I was reading Fred Destin’s post on why entrepreneurs hate VCs, when a quote caught my eye: “Learning from mistakes is far less useful than emulating success.” It’s a message that 37Signals likes to harp on as well. I’d argue that you have an equal shot at learning from mistakes or successes, as long as you take the time to objectively dissect the facts.
However, all this misses the real point. No matter what you are learning from, the key is to correctly translate it to your new context.
People will preach, “this is what worked for me, so it will work for you.” Just don’t swallow it whole.
I don’t care what philosophy or framework you are interested in — whether the Blank/Ries lean startup approach or 37Signals ethos — don’t get religious. Tech startups share huge commonalities, yet the devil is in the details and you need to filter everything for your details — your team, your timing, your product, your competition, your market noise, your financial resources, etc.
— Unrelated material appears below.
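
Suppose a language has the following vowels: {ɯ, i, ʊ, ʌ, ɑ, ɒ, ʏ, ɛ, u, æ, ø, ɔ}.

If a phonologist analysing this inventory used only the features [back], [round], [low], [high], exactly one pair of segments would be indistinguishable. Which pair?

/u/ (high back rounded tense vowel) and /ʊ/ (high back rounded lax vowel) are both [+back], [+round], [−low], [+high], so none of the listed features separates them. (They do differ in [tense], which is not among the given features.) Every other pair in the inventory differs on at least one listed feature.

u, ʊ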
When it comes to marketing, definitely study your and others’ successes, but remember that you are not alone. Lately, I’ve been looking at Mint.com’s trajectory, but so is everyone else (a VC friend of mine said he’s getting tired of hearing, “We’re the Mint.com of X”). Mint lived in its context. Some of their strategies will work for my startup, and some won’t. In my new context, I have to decide where copycat marketing noise will degrade effectiveness. (here’s a long post on tactics)
So two messages:
- It doesn’t matter whether you won or lost, don’t fight the last war.
- When you get a piece of advice, use your brain and make it your own.